Mathematica 7 Player
Wolfram wrote: We're excited to announce a new service that makes it easy to publish and share Mathematica dynamic applications with anyone--whether or not they have Mathematica. Using the new Publish for Player site, you can convert your interactive notebooks for use with the free Mathematica Player. That means you can instantly begin deploying your work to others without any software barriers.
The entire process takes just a few seconds. When you upload your notebook (.nb), a link to the translated Player file (.nbp) is immediately sent back to you by email.
Visit the Publish for Player site to start converting your notebooks, and remember to bookmark it for future use.
We'd be pleased to hear your feedback about this new service. Try it out and contact us if you have any comments or need more information about your deployment options.

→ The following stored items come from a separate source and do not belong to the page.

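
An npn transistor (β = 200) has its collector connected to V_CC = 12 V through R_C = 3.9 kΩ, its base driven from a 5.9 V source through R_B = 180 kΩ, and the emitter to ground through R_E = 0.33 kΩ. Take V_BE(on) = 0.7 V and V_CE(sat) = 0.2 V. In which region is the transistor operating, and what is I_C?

saturation; I_C ≈ 2.8 mA

Assume active: I_B = (5.9 − 0.7)/(180 + 201×0.33) = 0.0211 mA, I_C = β·I_B = 4.22 mA.
Then V_CE = 12 − 4.22×3.9 − 4.24×0.33 = -5.87 V < 0.2 V — the active assumption fails.
Re-solve with V_CE = 0.2 V. KCL at the emitter: V_E/R_E = (V_BB−0.7−V_E)/R_B + (V_CC−0.2−V_E)/R_C, giving V_E = 0.928 V.
I_C = (V_CC − 0.2 − V_E)/R_C = (11.8 − 0.928)/3.9 = 2.79 mA.
Check: I_B = (5.2 − 0.928)/180 = 0.0237 mA, and β·I_B = 4.75 mA > I_C, confirming saturation.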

Wolfram Demonstrations Project
6/07 Wolfram writes: The Wolfram Demonstrations Project is a free site dedicated to a new form of interactive demonstration. Already, there are more than 1,300 Demonstrations on the site, and we are rapidly receiving new contributions in a remarkable range of areas.
Any Mathematica 6 user can author a Demonstration and submit it to the site. Published Demonstrations can be downloaded and run by anyone--even those without Mathematica 6--using the new free Mathematica Player.

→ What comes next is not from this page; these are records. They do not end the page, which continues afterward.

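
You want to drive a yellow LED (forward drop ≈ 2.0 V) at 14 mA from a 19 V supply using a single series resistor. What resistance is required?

R ≈ 1.2 kΩ

The resistor drops V_S − V_D = 19 − 2.0 = 17 V at 14 mA.
R = 17 V / 14 mA = 1.21 kΩ.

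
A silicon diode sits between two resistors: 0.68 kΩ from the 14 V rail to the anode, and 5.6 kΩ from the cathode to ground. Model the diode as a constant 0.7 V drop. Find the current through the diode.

I ≈ 2.1 mA

The two resistors are in series with the diode, so KVL gives 14 = I·0.68 + 0.7 + I·5.6.
I = (14 − 0.7) / (0.68 + 5.6) kΩ = 13.3 / 6.28 = 2.12 mA.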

We hope you'll have a chance to take a look. Please give us your comments and suggestions--and, of course, consider publishing your own Demonstrations on the site.
Mathematica integrates a numeric and symbolic computational engine, graphics system, programming language, documentation system, and advanced connectivity to other applications.
What It Does
Mathematica allows mathematical skills to be brought to a technical level. With its many built-in functions, Mathematica allows for complex problems to be solved efficiently and accurately. Along with its many functions, Mathematica can sort numbers into tables, matrices, and create two- and three-dimensional graphs. It can also perform integrals, derivatives, and assign values to variables to solve complex equations. Differential equations can be solved with the aid of Mathematica. The data produced by Mathematica in calculations can be imported and exported in various formats, such as pictures, graphs, etc. These data can also be manipulated within Mathematica or through other programs to which the data is exported.
How It Is Used
Mathematica is used to solve problems which would be difficult or impossible to solve by hand. It also acts as a resource when checking to make sure hand-calculated solutions are accurate.
On a Linux workstation, start Mathematica from the Applications | Engineering Software menu or from a shell prompt. On a Windows computer go to Start | All Programs | Wolfram Mathematica.